1. Give a DFA that accepts the intersection of the languages accepted by the machines shown below. (Suggestion: use the construction discussed in the chapter just before Theorem 3.5.) 1. Complete the proof of Theorem 3.3 by showing how to modify a machine that accepts $$L(r)$$ into a machine that accepts $$L\left(r^{*}\right)$$.
2. Using the construction described in Theorem 3.3, build an NFA that accepts $$L\left((a b | a)^{*}(b b)\right)$$.
3. Prove that the reverse of a regular language is regular.
4. Show that for any DFA or NFA, there is an NFA with exactly one final state that accepts the same language.
5. Suppose we change the model of NFAs to allow NFAs to have multiple start states. Show that for any “NFA” with multiple start states, there is an NFA with exactly one start state that accepts the same language.

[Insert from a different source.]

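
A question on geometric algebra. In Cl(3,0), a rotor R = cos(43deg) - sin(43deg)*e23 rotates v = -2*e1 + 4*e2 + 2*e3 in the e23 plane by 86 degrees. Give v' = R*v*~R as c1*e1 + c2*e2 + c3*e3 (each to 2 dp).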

6. Suppose that $$M_{1}=\left(Q_{1}, \Sigma, q_{1}, \delta_{1}, F_{1}\right)$$ and $$M_{2}=\left(Q_{2}, \Sigma, q_{2}, \delta_{2}, F_{2}\right)$$ are DFAs over the alphabet $$\Sigma .$$ It is possible to construct a DFA that accepts the langauge $$L\left(M_{1}\right) \cap L\left(M_{2}\right)$$ in a single step. Define the DFA

$$M=\left(Q_{1} \times Q_{2}, \Sigma,\left(q_{1}, q_{2}\right), \delta, F_{1} \times F_{2}\right)$$

where $$\delta$$ is the function from $$\left(Q_{1} \times Q_{2}\right) \times \Sigma$$ to $$Q_{1} \times Q_{2}$$ that is defined by: $$\delta((p 1, p 2), \sigma) )=\left(\delta_{1}\left(p_{1}, \sigma\right), \delta_{2}\left(p_{2}, \sigma\right)\right) .$$ Convince yourself that this definition makes sense. (For example, note that states in M are pairs $$\left(p_{1}, p_{2}\right)$$ of states, where $$p_{1} \in Q_{1}$$ and $$p_{2} \in Q_{2},$$ and note that the start state $$\left(q_{1}, q_{2}\right)$$ in $$M$$ is in fact a state in $$M . )$$ Prove that $$L(M)=L\left(M_{1}\right) \cap L\left(M_{2}\right),$$ and explain why this shows that the intersection of any two regular languages is regular. This proof—if you can get past the notation—is more direct than the one outlined above.